TITLE

Better Working Conditions Won by ‘Nurse Wave’ Action: Japanese nurses’ experience of getting a new law by their militant campaign

AUTHOR(S)
Katsuragi, S.
PUB. DATE
July 1997
SOURCE
Nursing Ethics;Jul97, Vol. 4 Issue 4, p313
SOURCE TYPE
Academic Journal
DOC. TYPE
Article
ABSTRACT
Japanese nurses, like their counterparts in many other countries, are suffering from staff shortages and severe working conditions. The Japan Federation of Medical Workers’ Unions (Nihon Iroren) launched a campaign in 1989 for nurses called the ‘Nurse Wave’. Their demands were many: to increase the numbers of nursing staff, the regulation of night shifts, the implementation of a five-day working week everywhere, a fair appraisal of nurses’ work, better vocational training, etc. Nurses in white uniforms assembled at meetings, marched and took part in nationwide strikes. They collected over 5.4 million petition signatures, which they submitted to Parliament.

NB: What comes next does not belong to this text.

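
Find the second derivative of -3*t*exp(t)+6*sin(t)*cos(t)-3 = -3*t*exp(t) - 6*exp(t) - 12*sin(2*t)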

After three years of campaigning, they won the enactment of a law for securing sufficient numbers of nursing personnel. This struggle, which highlighted the most pressing demands of nurses and was supported by the general public, was a new experience for Japanese nurses. It was a militant movement which demanded that the Government should change its health policy. Against the sluggish image of the Japanese labour movement, strikes and demonstrations organized by nurses dressed in white have made a strong impression on the Japanese people. As health care is a public service on which the life and death of people depend, a strike at a health institution naturally has constraints and must follow specific procedures. In this article, the measures taken by Nihon Iroren to minimize the consequences of strikes on patients and the local community, the impact of the nurses’ movement on the society, as well as the lessons drawn from the campaign, are presented.